Les Français Michael Loir, Hugo Jacomet, Marc Guyot (auxquels les auteurs auraient dû ajouter l’orfèvre délicat, le savantissime Julien Scavini) incarnent chacun avec autant de panache que d’exigence le gentilhomme parisien. Quelques Britanniques d’un goût quasi parfait, authentiques gentlemen, tels que l’écrivain Nicholas Foulkes, le pianiste Winston Chesterfield et, last but not least, sans doute l’archétype de l’élégant Londonien, l’historien de Savile Row, James Sherwood.

Une figure étonnante, qui orne d’ailleurs la couverture, celle d’un marquis italien, Mocchia di Coggiola, qui, dans son appartement du XXème arrondissement, à un jet de pierre (précieuse) de la tombe d’Oscar Wilde, prend la pose avec une sorte de génie - le génie du déguisement « from classic Jacobean to gender-bending fascist ».

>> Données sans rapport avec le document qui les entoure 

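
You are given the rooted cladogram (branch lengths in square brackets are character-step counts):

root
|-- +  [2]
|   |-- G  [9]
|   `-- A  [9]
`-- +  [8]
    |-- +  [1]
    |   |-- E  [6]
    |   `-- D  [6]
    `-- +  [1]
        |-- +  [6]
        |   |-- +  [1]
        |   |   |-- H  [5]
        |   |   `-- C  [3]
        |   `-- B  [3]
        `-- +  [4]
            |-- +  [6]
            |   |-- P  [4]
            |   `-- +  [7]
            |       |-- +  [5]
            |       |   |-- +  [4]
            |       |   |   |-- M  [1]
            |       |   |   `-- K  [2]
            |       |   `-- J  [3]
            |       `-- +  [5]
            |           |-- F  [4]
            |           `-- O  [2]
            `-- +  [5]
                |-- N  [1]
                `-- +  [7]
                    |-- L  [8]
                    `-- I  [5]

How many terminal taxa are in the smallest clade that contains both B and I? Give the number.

The MRCA of B and I is the node subtending (((H,C),B),((P,(((M,K),J),(F,O))),(N,(L,I)))).
That clade contains 12 terminal taxa: B, C, F, H, I, J, K, L, M, N, O, P.

12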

C’est là précisément que le bât blesse : le dandy se déguise-t-il ? Sa quête de l’excellence, son refus de la médiocrité, la construction de soi doivent-ils le transformer en travesti anachronique ? Imiter le style des 30’, s’habiller en rentier victorien, why not… mais n’est-ce pas un peu court ? Le dandy est-il voué à la mimésis, au voyage dans le temps (comme cette tapette russe déguisée en notable byzantin) ?

Même si le dédain pour l’opinion commune fonde depuis toujours, depuis Alcibiade et Catilina, l’attitude dandy, faut-il pour autant exhiber qui un délirant narcissisme, qui un infantilisme stérile ?

Dans une époque de confusion et d’inversion des valeurs, le désir de se singulariser, de surplomber la société et de constituer uneSternenfreundschaft au sens nietzschéen - la fraternité sidérale des Insulaires - et en fait une aristocratie, celles des Pléiades, ne peut, sous peine d’être insignifiant, se réduire au comportement tapageur du pitre de boudoir. Ni au déguisement pathologique, fût-il savant.

Mélancolique, car souffrant de la déréliction et du désenchantement modernes, le dandy assume son décalage (contrairement au snob et au mondain, qui tremblent à l’idée de ne pas être inclus), mais avec tact et mesure, en stratège d’une guerre culturelle, d’une métapolitique en actes. Ses modèles ? Jünger, l’anarque. Nimier, l’officier perdu. Et mon cher Drieu, qui, dans Récit secret, nous livre son secret, celui de « l’homme rigoureusement non-conformiste, qui se refuse à toutes les sottises courantes dans un sens et dans l’autre et qui manifeste discrètement mais fermement une sacrilège indifférence ».

En fin de compte, j’en viens à me demander si, au dandy, terme ambigu, voire frelaté à force de parodies, il ne faudrait pas préférer celui de gentleman, plus en nuances et en sobriété. Tâcher d’incarner le gentilhomme comme idéal d’excellence et d’autonomie, comme rébellion aristocratique contre la barbarie moderne, tel me semble le défi pour les Insulaires d’aujourd’hui et de demain.

 

Christopher Gérard

 

Michel Onfray, Vies & mort d’un dandy, Editions Galilée, 16€.

Nathaniel Adams & Rose Callahan, I am Dandy. The Return of the Elegant Gentleman, Editions Gestalten, Berlin, 45€.

Pour les amateurs, deux titres rares: Eugène Marsan, Quelques portraits de dandys, L’Editeur singulier, 2009 et le Petit Dictionnaire du dandy de Giuseppe Scaraffia, Sand, 1988.